The Foundation Training Company

The Foundation Training Company
Reducing Re-offending

 
About the Foundation Training Company  

A Natural Evolution

The Foundation Training Company (FTC) evolved from a project set up at Battersea, London in 1993, in conjunction with the New Assembly of Churches.  The project, known as the Foundation Centre, was designed to provide career training, advice, counselling and general help for local people who were either offenders on probation, ex prisoners or those at risk of offending.

The Foundation Training Centre Hackney

The Objectives

To improve basic skills, social skills, the ability to communicate, and to develop a basic competence in keyboard and computer operations. Fundamental to the course was the aim to raise individual self-confidence and to develop a career objective focused on a lawful future. The planned outcome for participants was to progress to further training, further education, work experience or employment.

History

Over the years the project has developed into an accredited programme that has helped countless individuals towards a better life in custody and the community. 

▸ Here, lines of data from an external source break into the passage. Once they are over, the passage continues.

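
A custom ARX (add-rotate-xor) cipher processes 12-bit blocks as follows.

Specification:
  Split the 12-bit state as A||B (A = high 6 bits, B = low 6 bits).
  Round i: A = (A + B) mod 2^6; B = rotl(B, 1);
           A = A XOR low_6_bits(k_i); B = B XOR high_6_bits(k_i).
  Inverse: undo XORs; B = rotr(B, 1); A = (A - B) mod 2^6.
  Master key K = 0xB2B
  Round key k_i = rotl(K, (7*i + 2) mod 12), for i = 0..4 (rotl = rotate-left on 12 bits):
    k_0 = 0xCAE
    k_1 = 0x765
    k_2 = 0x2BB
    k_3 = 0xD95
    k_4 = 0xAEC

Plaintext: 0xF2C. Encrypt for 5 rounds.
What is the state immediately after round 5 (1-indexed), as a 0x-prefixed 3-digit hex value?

0x33F

s_0 = plaintext = 0xF2C
s_1 = Round(s_0, k_0) = 0x1AB
s_2 = Round(s_1, k_1) = 0x50A
s_3 = Round(s_2, k_2) = 0x95E
s_4 = Round(s_3, k_3) = 0x58A
s_5 = Round(s_4, k_4) = 0x33F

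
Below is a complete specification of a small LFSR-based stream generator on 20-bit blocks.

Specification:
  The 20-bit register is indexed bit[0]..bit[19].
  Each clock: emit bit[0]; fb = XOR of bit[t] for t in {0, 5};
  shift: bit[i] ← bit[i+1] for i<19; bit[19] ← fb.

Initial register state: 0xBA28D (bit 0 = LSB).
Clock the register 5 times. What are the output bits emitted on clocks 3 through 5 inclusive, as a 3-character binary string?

110

reg_0 = 0xBA28D
clock 1: out=1, reg = 0xDD146
clock 2: out=0, reg = 0x6E8A3
clock 3: out=1, reg = 0x37451
clock 4: out=1, reg = 0x9BA28
clock 5: out=0, reg = 0xCDD14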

What others say about FTC and official comment

'It was good to see the Foundation Training Company offering a really good course which raised both thinking skills and helped offenders to learn how to successfully apply for employment.' 

Phil Wheatley, former Director General of The National Offender Management Service 
after a visit to HMP Hull in 2010.

 'The Foundation Training Company, in the Eastern Region, provided very effective pre-release work and in one prison was an integral part of a very effective resettlement team, working alongside prison advisors and Citizen Advice Bureau workers.' 

Chief Inspector of Prisons Annual Report published in 2008.

'Good practice such as the model devised by the Foundation Training Company (FTC), which runs prison-based workshops and signposting, followed by local resettlement centre assistance within days of release, should be encouraged.' 

Locked Up Potential, a Policy Report by the Prison Reform Working Group 
and published by the Centre for Social Justice in 2009.